Amid the ongoing opinion poll drought, quench your thirst with the following intelligence from John Ferguson and Ewin Hannan of The Australian.
Elsewhere:
• Pre-poll voting continues to be conducted at an unprecedented clip, which will potentially make life different for prognosticators on Saturday night. The Victorian Electoral Commission reports just shy of a million pre-poll votes have been cast, with the trend suggesting upwards of 350,000 are still to come over the next two days, eventually accounting for nearly 40% of all votes cast. Taking postal votes into account as well, little more than half the votes are likely to be cast on election day. This will be the first Victorian election at which pre-poll votes are counted on the night, and if there is indeed a different dynamic on pre-poll votes, the picture that emerges early in the count may be upset later in the night. The VEC site offers full data on the number of pre-poll and postal votes cast by day and by electorate.
• Last night’s apparently incident-free leaders debate was deemed to have been won by Daniel Andrews by 49 members out of the audience of 100 swinging voters hand-picked by Galaxy Research, with 33 favouring Matthew Guy.
• Fourteen months after it came to light and two days before the election, the Herald Sun reports Russell Northe, Nationals-turned-independent member for Morwell, received a $5000 donation ahead of the 2010 election which, a Nationals official says, never made its way to the party’s campaign account.

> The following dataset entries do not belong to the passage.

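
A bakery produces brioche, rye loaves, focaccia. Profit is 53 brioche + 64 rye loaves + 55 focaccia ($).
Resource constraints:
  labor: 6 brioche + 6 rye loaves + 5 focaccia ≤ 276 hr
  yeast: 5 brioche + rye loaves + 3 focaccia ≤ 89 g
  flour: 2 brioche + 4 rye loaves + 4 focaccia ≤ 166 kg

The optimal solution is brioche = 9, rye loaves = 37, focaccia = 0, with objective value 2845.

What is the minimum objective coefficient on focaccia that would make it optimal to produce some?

57

Binding: labor and flour. Non-binding: yeast (7 unused).
By complementary slackness, y = 0 for the non-binding constraint.
Dual feasibility on the basic columns requires 6·y_labor + 2·y_flour = 53, 6·y_labor + 4·y_flour = 64.
This yields shadow prices y_labor = 7, y_flour = 5.5.
focaccia enters the basis when its profit ≥ yᵀa₃ = 7·5 + 5.5·4 = 57.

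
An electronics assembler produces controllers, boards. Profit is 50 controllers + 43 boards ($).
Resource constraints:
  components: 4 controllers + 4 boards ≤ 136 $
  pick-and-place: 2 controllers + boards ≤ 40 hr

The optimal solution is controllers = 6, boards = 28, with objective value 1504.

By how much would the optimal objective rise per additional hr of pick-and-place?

Both components and pick-and-place are binding at x*.
From A_Bᵀ y = c: 4·y_components + 2·y_pick-and-place = 50; 4·y_components + 1·y_pick-and-place = 43.
This yields shadow prices y_components = 9, y_pick-and-place = 7.
Shadow price of pick-and-place = 7.

7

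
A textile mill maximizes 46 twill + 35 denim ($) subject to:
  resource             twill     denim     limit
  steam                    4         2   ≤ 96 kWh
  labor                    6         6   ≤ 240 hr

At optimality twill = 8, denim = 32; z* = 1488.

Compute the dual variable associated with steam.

At the optimum: steam uses 96 of 96 (binding); labor uses 240 of 240 (binding).
From A_Bᵀ y = c: 4·y_steam + 6·y_labor = 46; 2·y_steam + 6·y_labor = 35.
→ y_steam = 5.5 and y_labor = 4.
Shadow price of steam = 5.5.

5.5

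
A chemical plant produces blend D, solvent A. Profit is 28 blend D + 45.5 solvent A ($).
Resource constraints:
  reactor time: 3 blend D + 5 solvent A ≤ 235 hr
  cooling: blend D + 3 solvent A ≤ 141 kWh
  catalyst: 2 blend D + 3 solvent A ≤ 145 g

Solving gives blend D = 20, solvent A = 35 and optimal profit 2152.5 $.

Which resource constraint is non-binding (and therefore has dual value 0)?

cooling

reactor time: 235/235 (binding)
cooling: 125/141 (slack 16)
catalyst: 145/145 (binding)
By complementary slackness, a constraint with positive slack has shadow price 0 → cooling.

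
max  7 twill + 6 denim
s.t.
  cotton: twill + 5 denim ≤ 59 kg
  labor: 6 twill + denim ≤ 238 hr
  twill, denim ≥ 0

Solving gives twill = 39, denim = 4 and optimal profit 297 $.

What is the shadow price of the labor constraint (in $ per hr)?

1

At the optimum: cotton uses 59 of 59 (binding); labor uses 238 of 238 (binding).
Dual feasibility on the basic columns requires 1·y_cotton + 6·y_labor = 7, 5·y_cotton + 1·y_labor = 6.
→ y_cotton = 1 and y_labor = 1.
Shadow price of labor = 1.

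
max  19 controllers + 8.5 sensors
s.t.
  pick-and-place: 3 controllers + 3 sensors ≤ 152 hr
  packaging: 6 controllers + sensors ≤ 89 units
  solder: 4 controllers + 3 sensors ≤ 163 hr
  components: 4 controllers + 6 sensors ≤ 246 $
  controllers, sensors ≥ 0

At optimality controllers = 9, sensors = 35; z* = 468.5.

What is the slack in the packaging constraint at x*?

0

packaging used = 6·9 + 1·35 = 89; slack = 89 − 89 = 0.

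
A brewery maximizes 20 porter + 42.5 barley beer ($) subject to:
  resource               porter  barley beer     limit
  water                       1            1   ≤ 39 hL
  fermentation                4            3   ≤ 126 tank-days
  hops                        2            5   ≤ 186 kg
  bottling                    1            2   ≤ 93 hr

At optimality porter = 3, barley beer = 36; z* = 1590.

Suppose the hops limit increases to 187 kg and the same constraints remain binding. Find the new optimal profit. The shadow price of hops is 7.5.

Δb = 1, so new z* = 1590 + (7.5)·(1) = 1590 + 7.5 = 1597.5.

1597.5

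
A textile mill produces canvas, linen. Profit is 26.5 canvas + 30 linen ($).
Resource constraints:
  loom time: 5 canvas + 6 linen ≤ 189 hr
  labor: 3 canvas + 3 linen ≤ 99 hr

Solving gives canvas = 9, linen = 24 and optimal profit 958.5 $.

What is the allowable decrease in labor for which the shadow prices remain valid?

Binding constraints: loom time, labor. The basis is B = [[5,6],[3,3]] with det -3.
Per unit decrease in labor, x* moves by d = (-2, 1.6667).
The basis stays optimal until canvas reaches 0; allowable decrease = 4.5 hr.

4.5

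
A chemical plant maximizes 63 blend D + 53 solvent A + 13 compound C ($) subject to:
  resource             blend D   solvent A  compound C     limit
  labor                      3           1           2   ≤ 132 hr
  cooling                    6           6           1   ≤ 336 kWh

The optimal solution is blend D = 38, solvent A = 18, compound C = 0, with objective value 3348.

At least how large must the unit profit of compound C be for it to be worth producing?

18

Both labor and cooling are binding at x*.
From A_Bᵀ y = c: 3·y_labor + 6·y_cooling = 63; 1·y_labor + 6·y_cooling = 53.
This yields shadow prices y_labor = 5, y_cooling = 8.
compound C enters the basis when its profit ≥ yᵀa₃ = 5·2 + 8·1 = 18.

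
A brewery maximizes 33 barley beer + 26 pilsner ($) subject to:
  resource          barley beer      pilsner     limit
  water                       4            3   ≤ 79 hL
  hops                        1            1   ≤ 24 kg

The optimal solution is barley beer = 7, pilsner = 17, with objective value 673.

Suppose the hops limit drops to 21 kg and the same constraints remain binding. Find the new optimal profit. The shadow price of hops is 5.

658

Δb = -3, so new z* = 673 + (5)·(-3) = 673 − 15 = 658.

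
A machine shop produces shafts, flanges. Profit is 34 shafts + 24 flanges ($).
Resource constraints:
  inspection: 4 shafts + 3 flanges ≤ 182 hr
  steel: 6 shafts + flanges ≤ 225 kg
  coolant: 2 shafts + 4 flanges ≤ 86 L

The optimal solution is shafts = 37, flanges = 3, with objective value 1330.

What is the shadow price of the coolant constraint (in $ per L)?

5

Check each constraint at x*: inspection 157/182 (slack 25); steel 225/225 (tight); coolant 86/86 (tight).
Since inspection is not tight, its dual is 0.
From A_Bᵀ y = c: 6·y_steel + 2·y_coolant = 34; 1·y_steel + 4·y_coolant = 24.
This yields shadow prices y_steel = 4, y_coolant = 5.
Shadow price of coolant = 5.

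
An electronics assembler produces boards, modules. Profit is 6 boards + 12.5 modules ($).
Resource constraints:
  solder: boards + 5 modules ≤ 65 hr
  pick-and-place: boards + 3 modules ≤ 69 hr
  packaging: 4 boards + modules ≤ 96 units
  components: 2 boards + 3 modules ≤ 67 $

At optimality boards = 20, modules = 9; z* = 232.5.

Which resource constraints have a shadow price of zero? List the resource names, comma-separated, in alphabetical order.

packaging, pick-and-place

solder: 65/65 (binding)
pick-and-place: 47/69 (slack 22)
packaging: 89/96 (slack 7)
components: 67/67 (binding)
By complementary slackness, a constraint with positive slack has shadow price 0 → packaging, pick-and-place.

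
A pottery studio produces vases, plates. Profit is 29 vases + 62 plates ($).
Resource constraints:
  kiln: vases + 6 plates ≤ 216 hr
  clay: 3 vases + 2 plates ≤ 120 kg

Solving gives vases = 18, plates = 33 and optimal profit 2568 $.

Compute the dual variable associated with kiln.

Check each constraint at x*: kiln 216/216 (tight); clay 120/120 (tight).
Dual feasibility on the basic columns requires 1·y_kiln + 3·y_clay = 29, 6·y_kiln + 2·y_clay = 62.
Solving: y_kiln = 8, y_clay = 7.
Shadow price of kiln = 8.

8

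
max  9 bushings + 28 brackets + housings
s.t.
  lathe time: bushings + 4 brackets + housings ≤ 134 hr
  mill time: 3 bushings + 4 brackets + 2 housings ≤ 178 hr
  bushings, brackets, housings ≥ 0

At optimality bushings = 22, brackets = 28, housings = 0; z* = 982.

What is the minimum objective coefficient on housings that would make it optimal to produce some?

At the optimum: lathe time uses 134 of 134 (binding); mill time uses 178 of 178 (binding).
The binding rows give the dual system: 1·y_lathe time + 3·y_mill time = 9 and 4·y_lathe time + 4·y_mill time = 28.
→ y_lathe time = 6 and y_mill time = 1.
housings enters the basis when its profit ≥ yᵀa₃ = 6·1 + 1·2 = 8.

8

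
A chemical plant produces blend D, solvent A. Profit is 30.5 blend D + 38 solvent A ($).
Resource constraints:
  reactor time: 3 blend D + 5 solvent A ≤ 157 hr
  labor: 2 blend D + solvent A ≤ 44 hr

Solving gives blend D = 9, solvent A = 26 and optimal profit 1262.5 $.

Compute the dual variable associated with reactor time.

6.5

At the optimum: reactor time uses 157 of 157 (binding); labor uses 44 of 44 (binding).
Dual feasibility on the basic columns requires 3·y_reactor time + 2·y_labor = 30.5, 5·y_reactor time + 1·y_labor = 38.
Solving: y_reactor time = 6.5, y_labor = 5.5.
Shadow price of reactor time = 6.5.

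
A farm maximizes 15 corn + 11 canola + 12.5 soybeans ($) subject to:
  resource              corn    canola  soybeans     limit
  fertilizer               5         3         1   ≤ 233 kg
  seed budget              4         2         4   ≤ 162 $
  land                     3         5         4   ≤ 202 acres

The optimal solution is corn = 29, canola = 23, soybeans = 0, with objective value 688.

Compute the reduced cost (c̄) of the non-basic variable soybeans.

-3.5

At the optimum: fertilizer uses 214 of 233 (slack = 19); seed budget uses 162 of 162 (binding); land uses 202 of 202 (binding).
By complementary slackness, y = 0 for the non-binding constraint.
From A_Bᵀ y = c: 4·y_seed budget + 3·y_land = 15; 2·y_seed budget + 5·y_land = 11.
This yields shadow prices y_seed budget = 3, y_land = 1.
Reduced cost of soybeans: c₃ − yᵀa₃ = 12.5 − (3·4 + 1·4) = 12.5 − 16 = -3.5.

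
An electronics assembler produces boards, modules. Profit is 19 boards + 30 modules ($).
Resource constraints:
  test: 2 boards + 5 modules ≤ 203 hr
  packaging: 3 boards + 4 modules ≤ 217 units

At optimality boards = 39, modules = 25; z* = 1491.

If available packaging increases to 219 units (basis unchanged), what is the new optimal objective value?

At the optimum: test uses 203 of 203 (binding); packaging uses 217 of 217 (binding).
The binding rows give the dual system: 2·y_test + 3·y_packaging = 19 and 5·y_test + 4·y_packaging = 30.
This yields shadow prices y_test = 2, y_packaging = 5.
Δz = y_packaging·Δb = 5 × (2) = 10, so new z* = 1491 + 10 = 1501.

1501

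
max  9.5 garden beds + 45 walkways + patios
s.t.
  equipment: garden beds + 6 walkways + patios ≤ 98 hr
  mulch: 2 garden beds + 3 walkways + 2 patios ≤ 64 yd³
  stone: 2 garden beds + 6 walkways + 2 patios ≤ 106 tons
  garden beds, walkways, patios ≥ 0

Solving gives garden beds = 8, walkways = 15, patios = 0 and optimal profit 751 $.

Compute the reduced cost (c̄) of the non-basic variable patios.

Check each constraint at x*: equipment 98/98 (tight); mulch 61/64 (slack 3); stone 106/106 (tight).
By complementary slackness, y = 0 for the non-binding constraint.
From A_Bᵀ y = c: 1·y_equipment + 2·y_stone = 9.5; 6·y_equipment + 6·y_stone = 45.
→ y_equipment = 5.5 and y_stone = 2.
Reduced cost of patios: c₃ − yᵀa₃ = 1 − (5.5·1 + 2·2) = 1 − 9.5 = -8.5.

-8.5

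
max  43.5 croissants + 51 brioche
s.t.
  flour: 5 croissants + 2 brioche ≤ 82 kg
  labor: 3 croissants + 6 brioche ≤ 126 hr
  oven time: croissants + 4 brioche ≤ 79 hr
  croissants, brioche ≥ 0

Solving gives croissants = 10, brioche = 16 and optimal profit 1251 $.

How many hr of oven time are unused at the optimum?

5

oven time used = 1·10 + 4·16 = 74; slack = 79 − 74 = 5.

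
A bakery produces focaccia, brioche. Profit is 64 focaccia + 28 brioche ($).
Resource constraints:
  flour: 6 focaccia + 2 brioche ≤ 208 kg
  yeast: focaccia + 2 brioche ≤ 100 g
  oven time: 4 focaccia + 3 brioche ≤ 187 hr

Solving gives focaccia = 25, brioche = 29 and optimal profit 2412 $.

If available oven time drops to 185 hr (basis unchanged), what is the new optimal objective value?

2404

Check each constraint at x*: flour 208/208 (tight); yeast 83/100 (slack 17); oven time 187/187 (tight).
Slack constraints have shadow price 0 (complementary slackness).
From A_Bᵀ y = c: 6·y_flour + 4·y_oven time = 64; 2·y_flour + 3·y_oven time = 28.
Solving: y_flour = 8, y_oven time = 4.
Δz = y_oven time·Δb = 4 × (-2) = -8, so new z* = 2412 − 8 = 2404.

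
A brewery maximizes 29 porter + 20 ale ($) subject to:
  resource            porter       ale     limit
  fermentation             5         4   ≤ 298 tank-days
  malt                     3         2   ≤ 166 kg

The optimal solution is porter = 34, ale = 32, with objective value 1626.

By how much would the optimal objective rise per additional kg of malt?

Both fermentation and malt are binding at x*.
Dual feasibility on the basic columns requires 5·y_fermentation + 3·y_malt = 29, 4·y_fermentation + 2·y_malt = 20.
Solving: y_fermentation = 1, y_malt = 8.
Shadow price of malt = 8.

8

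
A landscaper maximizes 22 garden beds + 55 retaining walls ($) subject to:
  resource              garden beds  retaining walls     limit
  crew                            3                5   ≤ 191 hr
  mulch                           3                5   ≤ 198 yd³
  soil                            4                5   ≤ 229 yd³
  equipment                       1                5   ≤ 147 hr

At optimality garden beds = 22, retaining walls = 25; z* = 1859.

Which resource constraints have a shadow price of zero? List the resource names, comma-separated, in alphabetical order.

mulch, soil

crew: 191/191 (binding)
mulch: 191/198 (slack 7)
soil: 213/229 (slack 16)
equipment: 147/147 (binding)
By complementary slackness, a constraint with positive slack has shadow price 0 → mulch, soil.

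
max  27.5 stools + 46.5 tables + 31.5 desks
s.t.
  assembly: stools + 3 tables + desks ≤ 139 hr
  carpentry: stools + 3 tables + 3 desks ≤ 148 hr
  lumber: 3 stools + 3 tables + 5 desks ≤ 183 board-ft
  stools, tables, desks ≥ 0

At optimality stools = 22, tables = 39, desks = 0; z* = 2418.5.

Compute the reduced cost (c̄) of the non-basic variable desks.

Binding: assembly and lumber. Non-binding: carpentry (9 unused).
Slack constraints have shadow price 0 (complementary slackness).
The binding rows give the dual system: 1·y_assembly + 3·y_lumber = 27.5 and 3·y_assembly + 3·y_lumber = 46.5.
Solving: y_assembly = 9.5, y_lumber = 6.
Reduced cost of desks: c₃ − yᵀa₃ = 31.5 − (9.5·1 + 6·5) = 31.5 − 39.5 = -8.

-8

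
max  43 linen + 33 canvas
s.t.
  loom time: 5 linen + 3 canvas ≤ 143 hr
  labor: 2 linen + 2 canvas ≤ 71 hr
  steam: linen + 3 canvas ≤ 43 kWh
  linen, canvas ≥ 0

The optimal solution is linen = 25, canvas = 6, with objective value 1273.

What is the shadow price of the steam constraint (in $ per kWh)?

Check each constraint at x*: loom time 143/143 (tight); labor 62/71 (slack 9); steam 43/43 (tight).
Slack constraints have shadow price 0 (complementary slackness).
The binding rows give the dual system: 5·y_loom time + 1·y_steam = 43 and 3·y_loom time + 3·y_steam = 33.
Solving: y_loom time = 8, y_steam = 3.
Shadow price of steam = 3.

3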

Northe’s departure from the party in August last year occurred against a backdrop of personal and financial difficulties, among which was a gambling problem. The seat is a complicated contest in which Northe might equally lose to the Nationals or Labor (or perhaps even former Australian Motoring Enthusiasts Party Senator Ricky Muir, now with Shooters Fishers and Farmers).
• Noel Towell of The Age reports Labor believes it is “close enough to justify extra spending” in Melbourne, which Ellen Sandell of the Greens won from it by a 2.4% margin in 2014. While Labor believes it is drawing blood in its attacks on the Greens for standing by Angus McAlpine, erstwhile gangster rap homeboy and now candidate for Footscray, a party source says it is “treating its research in Melbourne with caution, because of the shortcomings of single-seat polling and the difficulty of accurately gauging voter intentions in inner-city seats”.
• The Victorian Civil and Administrative Tribunal has prohibited the dissemination of how-to-vote cards in Northcote disseminated by “Citizens for Stable Government”, having determined that they look rather too much like Liberal Party material. Helpfully for Labor, the cards recommended the Greens be placed last, whereas official Liberal material advises voters to make up their own minds.
• Not unsurprisingly, Labor has failed in a legal bid to have fresh ballot papers printed in Yan Yean to acknowledge Meralyn Klein’s new-found status as an independent candidate. Klein was disendorsed by the Liberal Party after the closure of nominations over her links with the far right Australian Liberal Alliance.